Despite the vast collection, Margaret claims she would notice if something was in the wrong place.
“I can’t stand the wrong cup being in the wrong department,” she says. “They all have their own departments. However, it takes me a long time to dust every room. When I’m done, it’s time to start all over again!”
As she looks forward to celebrating the Queen’s 70th year on the throne, Margaret has prepared her Jubilee Room, which is filled floor to ceiling with mementos of the Queen’s various milestones.
She plans to attend some of the anniversary celebrations like Trooping the Color and the Platinum Pageant.
Over the years, Margaret has regularly turned up to similar events in the early hours hoping to see the royals, although she draws the line when she goes camping overnight to snag the best spot.
POOL/AFP via Getty Images)
She has met Diana, the Queen Mother, and recently Prince Harry and his wife Meghan. Margaret has also spoken to her idol, the Queen, four times, but has not told her about her collection.
She says: “For her 80th birthday I baked her a cake and gave her when she was searched by security. I also wrote to the Queen when Prince Philip died and got a nice message back. She is very nice.”
Margaret, who was nine when the Queen was crowned on June 2, 1953, says it is the monarch’s sense of duty to the nation that makes her a superfan favourite.
She says: “The way she has taken care of us over the years has been fantastic. There’s something magical about her.”
Two mugs from the charity shop sparked a £30,000 collection…

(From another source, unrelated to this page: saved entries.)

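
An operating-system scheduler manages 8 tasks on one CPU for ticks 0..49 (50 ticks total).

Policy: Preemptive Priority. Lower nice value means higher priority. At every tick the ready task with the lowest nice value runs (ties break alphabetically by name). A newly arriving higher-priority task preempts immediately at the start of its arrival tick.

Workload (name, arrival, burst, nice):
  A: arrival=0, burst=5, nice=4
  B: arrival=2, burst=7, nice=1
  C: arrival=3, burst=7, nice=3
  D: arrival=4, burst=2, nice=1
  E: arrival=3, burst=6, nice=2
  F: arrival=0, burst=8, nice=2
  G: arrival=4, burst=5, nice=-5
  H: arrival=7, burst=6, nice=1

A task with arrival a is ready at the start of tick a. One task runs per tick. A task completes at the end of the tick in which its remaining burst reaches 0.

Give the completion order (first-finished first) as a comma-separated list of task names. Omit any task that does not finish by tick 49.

completion order = G, B, D, H, E, F, C, A

t=0: ready={A,F} → run F
t=1: ready={A,F} → run F
t=2: ready={A,B,F} → run B
t=3: ready={A,B,C,E,F} → run B
t=4: ready={A,B,C,D,E,F,G} → run G
t=5: ready={A,B,C,D,E,F,G} → run G
t=6: ready={A,B,C,D,E,F,G} → run G
t=7: ready={A,B,C,D,E,F,G,H} → run G
t=8: ready={A,B,C,D,E,F,G,H} → run G
t=9: ready={A,B,C,D,E,F,H} → run B
t=10: ready={A,B,C,D,E,F,H} → run B
t=11: ready={A,B,C,D,E,F,H} → run B
t=12: ready={A,B,C,D,E,F,H} → run B
t=13: ready={A,B,C,D,E,F,H} → run B
t=14: ready={A,C,D,E,F,H} → run D
t=15: ready={A,C,D,E,F,H} → run D
t=16: ready={A,C,E,F,H} → run H
t=17: ready={A,C,E,F,H} → run H
t=18: ready={A,C,E,F,H} → run H
t=19: ready={A,C,E,F,H} → run H
t=20: ready={A,C,E,F,H} → run H
t=21: ready={A,C,E,F,H} → run H
t=22: ready={A,C,E,F} → run E
t=23: ready={A,C,E,F} → run E
t=24: ready={A,C,E,F} → run E
t=25: ready={A,C,E,F} → run E
t=26: ready={A,C,E,F} → run E
t=27: ready={A,C,E,F} → run E
t=28: ready={A,C,F} → run F
t=29: ready={A,C,F} → run F
t=30: ready={A,C,F} → run F
t=31: ready={A,C,F} → run F
t=32: ready={A,C,F} → run F
t=33: ready={A,C,F} → run F
t=34: ready={A,C} → run C
t=35: ready={A,C} → run C
t=36: ready={A,C} → run C
t=37: ready={A,C} → run C
t=38: ready={A,C} → run C
t=39: ready={A,C} → run C
t=40: ready={A,C} → run C
t=41: ready={A} → run A
t=42: ready={A} → run A
t=43: ready={A} → run A
t=44: ready={A} → run A
t=45: ready={A} → run A
t=46: (idle)
t=47: (idle)
t=48: (idle)
t=49: (idle)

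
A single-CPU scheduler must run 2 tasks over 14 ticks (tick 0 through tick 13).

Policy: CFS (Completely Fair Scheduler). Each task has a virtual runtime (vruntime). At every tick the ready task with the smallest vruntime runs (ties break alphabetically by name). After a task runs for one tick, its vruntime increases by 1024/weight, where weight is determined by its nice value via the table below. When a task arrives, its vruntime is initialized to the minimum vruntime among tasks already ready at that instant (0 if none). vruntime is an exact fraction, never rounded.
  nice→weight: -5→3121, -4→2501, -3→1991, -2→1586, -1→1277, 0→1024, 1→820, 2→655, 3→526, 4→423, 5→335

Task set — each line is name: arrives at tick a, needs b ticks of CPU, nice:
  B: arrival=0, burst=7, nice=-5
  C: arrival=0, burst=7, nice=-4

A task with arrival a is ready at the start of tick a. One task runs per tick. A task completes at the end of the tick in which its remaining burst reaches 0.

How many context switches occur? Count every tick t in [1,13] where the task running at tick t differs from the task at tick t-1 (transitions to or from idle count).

context switches = 11

t=0: vr[B=0 C=0] → run B
t=1: vr[B=1024/3121 C=0] → run C
t=2: vr[B=1024/3121 C=1024/2501] → run B
t=3: vr[B=2048/3121 C=1024/2501] → run C
t=4: vr[B=2048/3121 C=2048/2501] → run B
t=5: vr[B=3072/3121 C=2048/2501] → run C
t=6: vr[B=3072/3121 C=3072/2501] → run B
t=7: vr[B=4096/3121 C=3072/2501] → run C
t=8: vr[B=4096/3121 C=4096/2501] → run B
t=9: vr[B=5120/3121 C=4096/2501] → run C
t=10: vr[B=5120/3121 C=5120/2501] → run B
t=11: vr[B=6144/3121 C=5120/2501] → run B
t=12: vr[C=5120/2501] → run C
t=13: vr[C=6144/2501] → run C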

Tajinder Nahar stands between porcelain plates and mugs, books and parlor games, pictures and tea trays and beams with pride.
The royal superfan, 65, has taken 30 years and more than £30,000 to create his collection, which started out of boredom.

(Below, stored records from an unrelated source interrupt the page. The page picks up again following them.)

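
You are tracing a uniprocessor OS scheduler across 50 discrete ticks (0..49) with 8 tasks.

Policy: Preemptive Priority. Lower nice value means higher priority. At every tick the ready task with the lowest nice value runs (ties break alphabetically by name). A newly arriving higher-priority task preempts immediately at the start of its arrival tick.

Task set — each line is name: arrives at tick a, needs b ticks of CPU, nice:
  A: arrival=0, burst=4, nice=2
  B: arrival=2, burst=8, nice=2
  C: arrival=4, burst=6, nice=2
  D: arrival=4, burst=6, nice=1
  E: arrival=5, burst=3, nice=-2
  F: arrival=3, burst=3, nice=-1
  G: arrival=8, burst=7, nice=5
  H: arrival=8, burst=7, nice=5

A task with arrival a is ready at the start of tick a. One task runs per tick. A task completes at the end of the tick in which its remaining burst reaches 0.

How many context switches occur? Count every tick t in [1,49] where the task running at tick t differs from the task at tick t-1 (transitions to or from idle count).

t=0: ready={A} → run A
t=1: ready={A} → run A
t=2: ready={A,B} → run A
t=3: ready={A,B,F} → run F
t=4: ready={A,B,C,D,F} → run F
t=5: ready={A,B,C,D,E,F} → run E
t=6: ready={A,B,C,D,E,F} → run E
t=7: ready={A,B,C,D,E,F} → run E
t=8: ready={A,B,C,D,F,G,H} → run F
t=9: ready={A,B,C,D,G,H} → run D
t=10: ready={A,B,C,D,G,H} → run D
t=11: ready={A,B,C,D,G,H} → run D
t=12: ready={A,B,C,D,G,H} → run D
t=13: ready={A,B,C,D,G,H} → run D
t=14: ready={A,B,C,D,G,H} → run D
t=15: ready={A,B,C,G,H} → run A
t=16: ready={B,C,G,H} → run B
t=17: ready={B,C,G,H} → run B
t=18: ready={B,C,G,H} → run B
t=19: ready={B,C,G,H} → run B
t=20: ready={B,C,G,H} → run B
t=21: ready={B,C,G,H} → run B
t=22: ready={B,C,G,H} → run B
t=23: ready={B,C,G,H} → run B
t=24: ready={C,G,H} → run C
t=25: ready={C,G,H} → run C
t=26: ready={C,G,H} → run C
t=27: ready={C,G,H} → run C
t=28: ready={C,G,H} → run C
t=29: ready={C,G,H} → run C
t=30: ready={G,H} → run G
t=31: ready={G,H} → run G
t=32: ready={G,H} → run G
t=33: ready={G,H} → run G
t=34: ready={G,H} → run G
t=35: ready={G,H} → run G
t=36: ready={G,H} → run G
t=37: ready={H} → run H
t=38: ready={H} → run H
t=39: ready={H} → run H
t=40: ready={H} → run H
t=41: ready={H} → run H
t=42: ready={H} → run H
t=43: ready={H} → run H
t=44: (idle)
t=45: (idle)
t=46: (idle)
t=47: (idle)
t=48: (idle)
t=49: (idle)

context switches = 10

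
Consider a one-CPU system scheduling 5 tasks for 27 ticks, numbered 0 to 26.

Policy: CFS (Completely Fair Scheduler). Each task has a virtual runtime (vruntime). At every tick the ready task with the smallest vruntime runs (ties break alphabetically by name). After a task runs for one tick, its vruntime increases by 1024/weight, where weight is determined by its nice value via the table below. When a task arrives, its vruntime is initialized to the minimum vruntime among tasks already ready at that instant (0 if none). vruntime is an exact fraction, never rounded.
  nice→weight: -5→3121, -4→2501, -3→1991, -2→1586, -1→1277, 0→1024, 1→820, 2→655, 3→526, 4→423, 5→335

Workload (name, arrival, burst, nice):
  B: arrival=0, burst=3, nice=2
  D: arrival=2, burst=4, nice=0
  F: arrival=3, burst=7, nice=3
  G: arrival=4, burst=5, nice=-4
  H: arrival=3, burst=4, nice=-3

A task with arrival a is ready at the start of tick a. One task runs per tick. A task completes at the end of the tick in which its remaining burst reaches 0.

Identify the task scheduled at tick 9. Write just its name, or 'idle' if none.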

“I was 35 and unemployed,” recalls the semi-retired builder from Hayes, Middlesex. “I was at home with nothing to do when my then-wife said, ‘Why don’t you start a collection?’
“Initially, when she sent me to the charity shop, I was hesitant. But when I saw two mugs with Queen Elizabeth’s face on them, I just knew. That was the beginning of everything.”
Tajinder, who moved to Britain from India when he was 24, says: “Unlike the distant kings and queens I met in history class, Queen Elizabeth was right there. You could turn on the TV and see them, or turn on the radio and hear them. She was always so dignified.”
After the first few purchases, he says, “I started looking for items two or three times a week. I would visit all the charity shops and flea markets.”
Within months there was no more room in the kitchen. “It started creeping into every room,” he laughs. “I had to start stashing some of this under our bed! She is an amazing woman who has done so much for this country. My collection is a small way of showing that.”
The Queen’s celebration also became a family project.
“I came home from my shopping trips with all these bags and I got my three kids to help me sort.”
They soon got used to their father barging into a store whenever he spotted royal memorabilia. “I’d barge in and be like, ‘How much? Just give it to me!’”
Decades later, his children are still jokingly taking revenge.
“If I don’t go to the market, they’ll say, ‘Dad, you missed so many great things,’ to scare me,” he laughs.
His hobby was also one of the first things he shared with his current partner Jaya Mekban, 61, when they met in 2008. “I don’t think she knew what to say,” he says.
Of the amount he spent, he says: “Sometimes I would spend £100, sometimes it could be less than £1 for a thimble or a flag.”
In February, Tajinder’s daughter wrote to the palace inviting the queen to tea. What would he say if she arrived?
“I know if I stood in front of her, I would be speechless,” he says.